I’ve been thinking lately about where software has gone in the last few years, and where it might go in the next. I tried to identify some major trends and transitions, and I wrote them down as a matter of habit. If you’re interested, here they are.
Stand-alone to social: Applications are no longer solitary experiences (think Word or Excel). Software no longer serves just a single purpose, it is also a collaboration space around that function.
Pretty Much done
Desktop centered to mobile centered, with tablets as something of a grey area there. I think it’s a given now that most software targets mobile platforms first and foremost. In fact, I think I’d jump through hoops to figure out a mobile interface now before resorting to one that requires a fat client. Even a lot of heavy HTML5 mobile sites are too slow, but the devices are catching up. Premise-based to cloud-based: Most software has at least a cloud component now. Most mobile apps I install on my phone have their guts hosted in the cloud, even if the UI runs natively on the phone itself. Enterprises still lag here because of security concerns, but I think they will eventually cave. I actually predict a sort of hybrid enterprise, simply because there are so many legacy apps that can’t be easily converted.
Still In Progress
Tailored information: Software experiences are being tailored to the user’s tastes and profiles. Pandora does this extremely well, for example. Information feeds are routinely customized using user-provided information such as social graphs, user profiles, pick lists, etc. Real-time updates: As large-scale, distributed information systems become accessible to developers (see Twitter), real-time information is becoming a core feature of more and more software. The popularity of native mobile apps makes interface robustness less of an issue, but in any case Websockets are almost ready for prime-time. Massive amounts of data: As the number of devices connected to the Net balloons along with the number of users, the data produced every day grows exponentially faster. That data is slowly be harnessed, and the platforms needed to crunch it–such as cloud clusters and Big Data engines–are finally maturing.
All-purpose to specific: The all purpose development tools of yesterday are slowly being replaced by more complex solutions that provide finer-grained control. For example, relational databases are a kind of all-purpose data storage and lookup tool. NoSQL requires much more attention to detail and planning ahead, as you must finely tune the schema to your application. Relational databases do not require this, the underlying engine can be adapted to whatever it is you need to do. Data visualization libraries are another area where very specialized tools provide greatly improved functionality from the previous all-purpose charting and graphing tools. Abstract to tactile: user interaction is shifting away from abstracted devices such as keyboards and mice and toward analogies based on the real world. Gestures, body movement and interactive environments are all artifacts of this.
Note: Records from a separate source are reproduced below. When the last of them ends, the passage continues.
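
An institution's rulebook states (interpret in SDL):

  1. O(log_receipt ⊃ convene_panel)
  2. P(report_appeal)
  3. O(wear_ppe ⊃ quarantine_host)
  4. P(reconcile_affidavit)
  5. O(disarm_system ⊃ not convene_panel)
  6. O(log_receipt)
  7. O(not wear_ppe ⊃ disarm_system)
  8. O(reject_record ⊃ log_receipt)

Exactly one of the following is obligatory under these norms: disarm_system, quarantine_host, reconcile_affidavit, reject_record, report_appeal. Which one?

From premise 6 we have O(log_receipt).
From O(log_receipt) and premise 1, O(log_receipt ⊃ convene_panel), we obtain O(convene_panel).
Premise 5, O(disarm_system ⊃ not convene_panel), contraposes to O(convene_panel ⊃ not disarm_system); with O(convene_panel) we get O(not disarm_system).
Premise 7, O(not wear_ppe ⊃ disarm_system), contraposes to O(not disarm_system ⊃ wear_ppe); with O(not disarm_system) we get O(wear_ppe).
Applying K to premise 3 (O(wear_ppe ⊃ quarantine_host)) and O(wear_ppe) yields O(quarantine_host).
So O(quarantine_host) holds — quarantine_host is obligatory. None of the other listed options is made obligatory by any chain of premises.

quarantine_host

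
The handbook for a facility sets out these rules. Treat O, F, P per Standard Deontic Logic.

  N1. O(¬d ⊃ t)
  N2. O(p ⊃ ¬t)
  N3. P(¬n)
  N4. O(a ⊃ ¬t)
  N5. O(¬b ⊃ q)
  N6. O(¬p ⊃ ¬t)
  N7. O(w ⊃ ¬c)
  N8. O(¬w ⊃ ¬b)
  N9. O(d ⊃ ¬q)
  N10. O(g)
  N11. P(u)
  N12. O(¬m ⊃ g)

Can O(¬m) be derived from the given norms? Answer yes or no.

Premise 12 is O(¬m ⊃ g); even if O(g) held, inferring O(¬m) would be affirming the consequent — invalid.
No other premise forces O(¬m). An ideal world satisfying every premise can still have ¬m false, so O(¬m) is not derivable.

No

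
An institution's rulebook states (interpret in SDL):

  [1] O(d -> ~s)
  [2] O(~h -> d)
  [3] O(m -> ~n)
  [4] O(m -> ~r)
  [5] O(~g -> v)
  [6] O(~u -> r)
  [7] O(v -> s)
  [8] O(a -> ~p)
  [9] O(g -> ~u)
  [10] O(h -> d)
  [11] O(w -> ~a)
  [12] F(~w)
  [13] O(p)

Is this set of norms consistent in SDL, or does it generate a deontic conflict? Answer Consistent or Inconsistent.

Consistent

Premise 8 is O(a -> ~p), but O(a) is not derivable from the premises, so it does not yield O(~p).
So O(~p) is not derivable, and the apparent clash with O(p) does not arise.
A world satisfying every obligation exists (e.g. a=false, d=true, g=true, h=false, m=false, n=false, p=true, r=true, s=false, u=false, v=false, w=true); no atom is both obligatory and forbidden, so the set is consistent.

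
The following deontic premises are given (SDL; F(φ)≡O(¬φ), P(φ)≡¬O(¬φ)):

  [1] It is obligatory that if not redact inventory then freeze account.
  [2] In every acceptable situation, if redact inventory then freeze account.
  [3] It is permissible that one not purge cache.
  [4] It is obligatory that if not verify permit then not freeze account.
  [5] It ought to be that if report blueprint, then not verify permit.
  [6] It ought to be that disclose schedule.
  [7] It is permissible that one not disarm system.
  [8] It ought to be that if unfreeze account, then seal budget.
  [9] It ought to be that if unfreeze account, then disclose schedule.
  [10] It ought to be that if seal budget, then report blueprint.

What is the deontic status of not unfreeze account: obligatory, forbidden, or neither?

Premises 1 and 2 are O(¬redact_inventory → freeze_account) and O(redact_inventory → freeze_account); every ideal world satisfies ¬redact_inventory or redact_inventory, so in either case freeze_account holds — hence O(freeze_account).
Premise 4, O(¬verify_permit → ¬freeze_account), contraposes to O(freeze_account → verify_permit); with O(freeze_account) we get O(verify_permit).
The contrapositive of premise 5 (O(report_blueprint → ¬verify_permit)) is O(verify_permit → ¬report_blueprint), and O(verify_permit) is already established, so O(¬report_blueprint).
Premise 10 is O(seal_budget → report_blueprint); contrapositively O(¬report_blueprint → ¬seal_budget). Since O(¬report_blueprint) holds, K gives O(¬seal_budget).
The contrapositive of premise 8 (O(unfreeze_account → seal_budget)) is O(¬seal_budget → ¬unfreeze_account), and O(¬seal_budget) is already established, so O(¬unfreeze_account).
Premises 3, 6, 7, 9 do not contribute to this derivation.
Hence ¬unfreeze_account is obligatory.

Obligatory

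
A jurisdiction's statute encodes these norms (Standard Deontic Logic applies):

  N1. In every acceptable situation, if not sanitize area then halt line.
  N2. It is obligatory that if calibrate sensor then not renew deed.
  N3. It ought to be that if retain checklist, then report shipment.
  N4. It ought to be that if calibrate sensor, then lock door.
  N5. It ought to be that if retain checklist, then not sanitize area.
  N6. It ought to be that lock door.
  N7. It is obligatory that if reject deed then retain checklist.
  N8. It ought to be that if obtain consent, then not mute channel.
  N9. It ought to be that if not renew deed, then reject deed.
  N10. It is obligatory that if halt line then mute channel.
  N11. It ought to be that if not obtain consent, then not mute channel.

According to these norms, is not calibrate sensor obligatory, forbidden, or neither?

Obligatory

By case analysis on obtain_consent: premise 8 gives O(obtain_consent → ¬mute_channel) and premise 11 gives O(¬obtain_consent → ¬mute_channel), so O(¬mute_channel) either way.
The contrapositive of premise 10 (O(halt_line → mute_channel)) is O(¬mute_channel → ¬halt_line), and O(¬mute_channel) is already established, so O(¬halt_line).
Premise 1, O(¬sanitize_area → halt_line), contraposes to O(¬halt_line → sanitize_area); with O(¬halt_line) we get O(sanitize_area).
The contrapositive of premise 5 (O(retain_checklist → ¬sanitize_area)) is O(sanitize_area → ¬retain_checklist), and O(sanitize_area) is already established, so O(¬retain_checklist).
Premise 7, O(reject_deed → retain_checklist), contraposes to O(¬retain_checklist → ¬reject_deed); with O(¬retain_checklist) we get O(¬reject_deed).
Premise 9 is O(¬renew_deed → reject_deed); contrapositively O(¬reject_deed → renew_deed). Since O(¬reject_deed) holds, K gives O(renew_deed).
Premise 2 is O(calibrate_sensor → ¬renew_deed); contrapositively O(renew_deed → ¬calibrate_sensor). Since O(renew_deed) holds, K gives O(¬calibrate_sensor).
Premises 3, 4, 6 do not contribute to this derivation.
Hence ¬calibrate_sensor is obligatory.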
Touch-based hardware is the first wave of this and has been incredibly popular, but I can’t wait until I have my mobile Kinect camera allowing me to NOT touch my tiny little phone screen. Mining the wisdom of crowds: The big data part will finally allow the wisdom of crowds to be harnessed. Or, should I say, the sentiment of crowds–I have my doubts about the theory of crowds being correct, technically. But the sentiment of crowds is definitely useful–supposedly people are making bank mining Twitter for stock predictions etc. And… people do tend to think alike, so it’s relatively easy to predict how people will react to things using all of this data (no matter how much of a special unique individual I like to think I am, there is a cluster of lots of people who are extremely similar). Manual user input transitioning to automated information discovery: Today’s software requires a lot of user input to divine things like preferences and tastes, this will shift to automated discovery using data provided by public and private information feeds (like Twitter feeds or email histories). Someday, Pandora will be able to create stations for you simply by looking at your feeds.
And here’s a bonus I’ve been thinking about lately:
Legal implications of data and data pedigree: As governments and corporations increasingly use data to automate information discovery which is used to fuel policy and law enforcement decisions, data accuracy and sourcing will be extremely critical. Wrong information could and probably will result in mistaken identities, beauracratic nightmares, erroneous arrests, and could very well be a matter of life and death (thinking of drone attacks on suspected terrorist hideouts, for example). Data pedigree and history will become very important. I suspect there will regulations around this requiring some sort of data verification mechanism or some other nonsense.
Am I wrong about anything? Have I missed anything?